Dans une publication sur son compte X ce jeudi, André Claudel Lubaya qualifie la décision gouvernementale de « réponse inappropriée, démesurée et disproportionnée ». Selon lui, la mesure pénalise lourdement les jeunes du Nord-Kivu et du Sud-Kivu et contribue à fragiliser davantage le système éducatif national, alors que les étudiants de ces deux provinces sont directement concernés par l’interruption des activités académiques.

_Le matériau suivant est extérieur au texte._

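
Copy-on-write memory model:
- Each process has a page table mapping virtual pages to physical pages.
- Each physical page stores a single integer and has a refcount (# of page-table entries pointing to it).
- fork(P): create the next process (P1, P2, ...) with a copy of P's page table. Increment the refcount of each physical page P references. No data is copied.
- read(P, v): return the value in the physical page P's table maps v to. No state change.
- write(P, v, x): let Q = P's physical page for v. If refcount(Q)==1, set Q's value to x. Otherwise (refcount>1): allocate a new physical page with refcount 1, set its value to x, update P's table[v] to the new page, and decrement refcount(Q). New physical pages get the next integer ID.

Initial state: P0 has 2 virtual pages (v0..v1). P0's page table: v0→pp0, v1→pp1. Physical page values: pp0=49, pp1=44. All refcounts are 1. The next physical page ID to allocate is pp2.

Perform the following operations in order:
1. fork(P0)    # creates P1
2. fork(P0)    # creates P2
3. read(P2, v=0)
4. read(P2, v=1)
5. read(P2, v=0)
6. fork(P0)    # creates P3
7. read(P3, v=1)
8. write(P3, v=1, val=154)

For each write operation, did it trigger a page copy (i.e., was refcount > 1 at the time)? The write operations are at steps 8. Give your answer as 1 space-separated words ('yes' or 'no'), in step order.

Op 1: fork(P0) -> P1. 2 ppages; refcounts: pp0:2 pp1:2
Op 2: fork(P0) -> P2. 2 ppages; refcounts: pp0:3 pp1:3
Op 3: read(P2, v0) -> 49. No state change.
Op 4: read(P2, v1) -> 44. No state change.
Op 5: read(P2, v0) -> 49. No state change.
Op 6: fork(P0) -> P3. 2 ppages; refcounts: pp0:4 pp1:4
Op 7: read(P3, v1) -> 44. No state change.
Op 8: write(P3, v1, 154). refcount(pp1)=4>1 -> COPY to pp2. 3 ppages; refcounts: pp0:4 pp1:3 pp2:1

yes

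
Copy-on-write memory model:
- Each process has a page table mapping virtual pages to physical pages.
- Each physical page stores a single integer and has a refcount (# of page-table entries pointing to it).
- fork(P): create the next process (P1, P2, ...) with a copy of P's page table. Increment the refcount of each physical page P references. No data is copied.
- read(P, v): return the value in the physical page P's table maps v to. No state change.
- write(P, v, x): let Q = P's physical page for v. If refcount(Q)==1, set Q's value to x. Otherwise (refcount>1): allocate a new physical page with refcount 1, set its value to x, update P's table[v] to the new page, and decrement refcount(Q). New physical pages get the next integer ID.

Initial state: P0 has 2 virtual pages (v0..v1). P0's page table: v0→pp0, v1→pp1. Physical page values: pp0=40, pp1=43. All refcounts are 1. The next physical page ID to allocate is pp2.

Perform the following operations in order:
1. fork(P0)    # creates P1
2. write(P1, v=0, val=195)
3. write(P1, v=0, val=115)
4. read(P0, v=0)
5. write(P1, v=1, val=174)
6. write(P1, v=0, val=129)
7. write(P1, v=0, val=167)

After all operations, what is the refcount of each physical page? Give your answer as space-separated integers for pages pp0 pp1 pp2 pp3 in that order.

Answer: 1 1 1 1

Derivation:
Op 1: fork(P0) -> P1. 2 ppages; refcounts: pp0:2 pp1:2
Op 2: write(P1, v0, 195). refcount(pp0)=2>1 -> COPY to pp2. 3 ppages; refcounts: pp0:1 pp1:2 pp2:1
Op 3: write(P1, v0, 115). refcount(pp2)=1 -> write in place. 3 ppages; refcounts: pp0:1 pp1:2 pp2:1
Op 4: read(P0, v0) -> 40. No state change.
Op 5: write(P1, v1, 174). refcount(pp1)=2>1 -> COPY to pp3. 4 ppages; refcounts: pp0:1 pp1:1 pp2:1 pp3:1
Op 6: write(P1, v0, 129). refcount(pp2)=1 -> write in place. 4 ppages; refcounts: pp0:1 pp1:1 pp2:1 pp3:1
Op 7: write(P1, v0, 167). refcount(pp2)=1 -> write in place. 4 ppages; refcounts: pp0:1 pp1:1 pp2:1 pp3:1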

L’opposant place également sa critique sur le terrain des droits constitutionnels. Il estime que la suspension porte atteinte aux droits garantis par les articles 42, 43 et 45 de la Constitution. Dans son analyse, ces dispositions doivent être mises en perspective avec les principes consacrés par la loi-cadre n°14/004 du 11 février 2014 de l’enseignement national, qui encadre notamment l’accès à l’éducation et à la formation sur l’ensemble du territoire national.
Pour André Claudel Lubaya, la mesure prise par le gouvernement pose ainsi une question d’égalité entre les citoyens. Il considère que les étudiants du Nord-Kivu et du Sud-Kivu ne devraient pas être davantage pénalisés en raison de la situation particulière qui prévaut dans ces deux provinces. Son argument repose notamment sur la nécessité de préserver l’accès à l’éducation et la continuité du système éducatif national.
La réaction de l’opposant intervient alors que la décision gouvernementale concerne les établissements publics d’enseignement supérieur et universitaire situés dans les zones concernées. La suspension touche directement les activités académiques et intervient dans un contexte où Goma et Bukavu échappent au contrôle effectif des autorités de Kinshasa. Pour Lubaya, cette situation ne devrait toutefois pas justifier une mesure qui, selon lui, affecte aussi lourdement la jeunesse.
L’ancien député estime par ailleurs que le gouvernement dispose d’une responsabilité particulière à l’égard de l’ensemble des citoyens congolais, y compris ceux vivant dans les provinces du Nord-Kivu et du Sud-Kivu. Il invoque ainsi « le bon sens » et « l’exigence d’égalité entre tous les Congolais » pour demander une révision de la décision prise par les autorités.
André Claudel Lubaya appelle donc le gouvernement à revenir « sans délai » sur cette mesure qu’il juge particulièrement préjudiciable. Pour lui, la suspension des activités académiques ne constitue pas une réponse adaptée à la situation et risque, au contraire, d’aggraver les difficultés auxquelles sont confrontés les étudiants et le système éducatif dans ces deux provinces.
Enfin, l’opposant va jusqu’à estimer que cette décision consacre, « dans les faits », la balkanisation du pays jusque dans le secteur de l’éducation. Cette prise de position ajoute ainsi une nouvelle réaction politique à la controverse suscitée par la suspension des activités académiques dans les établissements publics d’enseignement supérieur et universitaire de Goma et Bukavu.